La paradoja es que esta forma de vivir en 'emergencia perpetua ' desactiva la política, pero activa las pasiones tristes: miedo, culpa, indignación, sospecha. Y ese es, quizás, el mayor riesgo. Porque cuando lo urgente se vuelve permanente, ya no queda tiempo para imaginar lo necesario.

Frente al avance del “gobierno de emergencia”, la unidad del campo progresista no puede limitarse a ser un reflejo reactivo ni un mero gesto defensivo. Si esa unidad no va acompañada de una lectura revisada y más fina de la historia reciente —de lo que fueron los “30 años”, del sentido contradictorio del estallido social, de las expectativas y límites del proceso constituyente—, entonces seguirá girando en falso, convocando a pocos y representando menos.
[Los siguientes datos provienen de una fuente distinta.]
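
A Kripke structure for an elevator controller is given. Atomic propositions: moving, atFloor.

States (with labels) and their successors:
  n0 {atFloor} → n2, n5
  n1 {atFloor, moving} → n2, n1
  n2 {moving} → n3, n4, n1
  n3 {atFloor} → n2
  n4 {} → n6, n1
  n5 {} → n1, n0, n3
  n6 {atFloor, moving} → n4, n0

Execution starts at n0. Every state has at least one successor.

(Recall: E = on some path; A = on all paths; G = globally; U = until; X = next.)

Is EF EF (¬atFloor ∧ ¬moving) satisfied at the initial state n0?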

La crisis de representación es, en el fondo, una crisis de diagnóstico. Y sin buen diagnóstico, no hay promesa que convoque. Mientras ese malentendido se extienda, persista; toda apelación a la profundización de la democracia o a la justicia social correrá el riesgo de ser un discurso pronunciado —cada vez más— en el desierto.

El problema no ha sido solo de representación, sino principalmente de diagnóstico: leer sin matices, repetir consignas, sobrerrepresentar el descontento o idealizar la ruptura. No se trata solo de unir siglas ni sumar rechazos. Se trata de narrar mejor con más sintonía lo vivido por las mayorías. Conectar con los afectos sociales .Y ofrecer un horizonte que no repita ni el marketing de la refundación ni la nostalgia del orden perdido.

Solo así habrá posibilidades que la unidad progresista dejé de ser un eco táctico, para transformarse en una apuesta real y compartida de sentido. Una que no huya del conflicto, sino que lo organice democráticamente.